Sulle rimostranze e lo sciopero dei sindacati, c’è una prima ammissione “di colpa” del Governo: a concederla è il ministro dell’Istruzione Patrizio Bianchi. Lo ha fatto commentando la scarsità di risorse per il rinnovo del contratto del scuola, scaduto da tre anni e mezzo e per il quale sono ad oggi garantiti aumenti non di molto superiori ai 100 euro lordi medi a docente, ancora meno per il personale Ata. Cifre, però, cosiddette “lordo Stato”, quindi destinate quasi a dimezzarsi.
Il tema non è nuovo, se pensiamo che quasi due anni e mezzo fa si dimise soprattutto per questo motivo l’allora ministro Lorenzo Fioramonti.
Intervenuto il 31 maggio a Torino, durante l’incontro al Liceo D’Azeglio anteprima del Festival dell’Economia, il numero uno del dicastero dell’Istruzione ha difeso l’operato del Governo, ma sul fronte stipendiale ha detto invece di comprendere “la posizione del sindacato”.

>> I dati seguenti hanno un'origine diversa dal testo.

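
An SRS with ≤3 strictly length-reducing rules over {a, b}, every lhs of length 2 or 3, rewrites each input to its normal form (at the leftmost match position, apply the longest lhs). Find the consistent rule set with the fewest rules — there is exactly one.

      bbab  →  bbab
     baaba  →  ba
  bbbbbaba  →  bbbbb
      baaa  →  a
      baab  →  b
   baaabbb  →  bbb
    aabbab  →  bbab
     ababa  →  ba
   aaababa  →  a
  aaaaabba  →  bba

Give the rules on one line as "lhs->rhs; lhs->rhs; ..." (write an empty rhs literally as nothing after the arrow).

  | bbab
  | baaba => ba
  | bbbbbaba => bbbbb
  | baaa => a

aba->; abb->bb; baa->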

È vero, ha poi sottolineato Bianchi, che “sul rinnovo del contratto” abbiamo “comunque abbiamo messo 300 milioni in più, ma non sul decreto legge 36“.
La prossima settimana, il 7 giugno, i sindacati torneranno ad incontrarsi con l’Aram, che rappresenta la parte pubblica: potrebbero chiedere di fare confluire i 300 milioni sugli aumenti, ma di fatto la cifra media di incrementi si sposterebbe di poco.
Quello che serve, quindi, sono risorse importanti: parliamo di miliardi di euro. Quelle che solo il Governo, con le coperture del ministero dell’Economia e delle Finanze, possono accordare.